Proceedings of the Thirtieth Annual ACM-SIAM Symposium on Discrete Algorithms (SODA 2019) (\(\mathbb{M}\)). My favorite talk from the first day of SODA was “Extremal and probabilistic results for order types” (Jie Han, Yoshiharu Kohayakawa, Marcelo T. Sales, and Henrique Stagni). Its main results are
1. the probability that a random point set has a specific order type is upper and lower bounded by functions of the smallest size of a grid containing the order type, and
2. every nontrivial hereditary property of point sets has probability \(1/\exp\bigl(\Theta(n\log n)\bigr)\) of being true of random point sets.
Iran arrests demographers, the latest target amid an escalating crackdown on academics and activists (\(\mathbb{M}\)). One of the two arrestees is an Iranian-Australian dual citizen; the other is director of the Iranian National Institute of Population Research. The apparent reason for the arrest is that their research contradicted a political narrative of Iranian hardliners according to which Iran is suffering a population crash and must increase fertility.
The first sighting of one of my Wikipedia illustrations in a SODA talk goes to Michał Włodarczyk’s “Losing treewidth by separating subsets” (\(\mathbb{M}\)). It concerns removing few graph vertices to reach a subgraph with some desired property. If the optimal solution removes \(k\) vertices and graphs with the property have treewidth \(\le t\), then his solution removes \(O(k\log t)\) vertices and takes the same time as exactly solving \(O(\log n)\) subproblems of size \(O(t\log t)\).
Michael Mitzenmacher blogs about SODA, SOSA, ALENEX, and ANALCO (\(\mathbb{M}\)). Michael was PC co-chair of SOSA, which I was skeptical about (shouldn’t all the best algorithms be simple?), but the session I attended favorably impressed me. Here’s an example, a simple algorithm for 2-approximating maximum genus oriented graph embedding: greedily remove 2-edge paths while preserving connectivity. \(\text{#paths} \le \text{max genus} \le 2\cdot\text{#paths}\).
My SODA talk slides on finding laminar 3-vertex separators (\(\mathbb{M}\)). At the talk, someone asked about finding a maximum set of laminar 3-separators. It’s NP-complete: use Uehara’s “NP-complete problems on a 3-connected cubic graph and their applications” to find cubic planar graphs whose \(\le 3\)-separators are vertex neighborhoods (so laminar separators = neighbors of independent vertices) in which maximum independent set is hard.

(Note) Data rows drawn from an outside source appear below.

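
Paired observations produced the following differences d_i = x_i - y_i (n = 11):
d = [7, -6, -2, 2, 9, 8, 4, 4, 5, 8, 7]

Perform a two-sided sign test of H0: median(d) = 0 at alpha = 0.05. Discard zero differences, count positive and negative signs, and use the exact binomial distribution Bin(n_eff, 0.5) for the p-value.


Step 1: Discard zero differences. Original n = 11; n_eff = number of nonzero differences = 11.
Nonzero differences (with sign): +7, -6, -2, +2, +9, +8, +4, +4, +5, +8, +7
Step 2: Count signs: positive = 9, negative = 2.
Step 3: Under H0: P(positive) = 0.5, so the number of positives S ~ Bin(11, 0.5).
Step 4: Two-sided exact p-value = sum of Bin(11,0.5) probabilities at or below the observed probability = 0.065430.
Step 5: alpha = 0.05. fail to reject H0.

n_eff = 11, pos = 9, neg = 2, p = 0.065430, fail to reject H0.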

Spotted on the Cambridge University Press display table at SODA (\(\mathbb{M}\)):
Marble Marcher (\(\mathbb{M}\), via). A game of guiding a marble across a dynamically changing fractal surface. The key is to use the recursive structure of the fractal to make a data structure that can handle the interactions between the marble and the fractal surface quickly enough to run in realtime.

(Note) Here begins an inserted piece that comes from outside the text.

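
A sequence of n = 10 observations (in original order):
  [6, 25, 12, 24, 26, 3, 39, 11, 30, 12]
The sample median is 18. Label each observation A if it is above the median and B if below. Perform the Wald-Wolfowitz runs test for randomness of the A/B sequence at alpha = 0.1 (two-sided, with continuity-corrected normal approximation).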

A list of (respectable) open access journals in mathematics (\(\mathbb{M}\)). JGAA and JoCG not yet listed but maybe soon?
Wacław Szpakowski’s space-filling curve art (\(\mathbb{M}\)).
The De Bruijn–Erdős theorem (\(\mathbb{M}\)): when all finite subgraphs of an infinite graph are \(k\)-colorable, so is the whole graph. Now a Good Article on Wikipedia.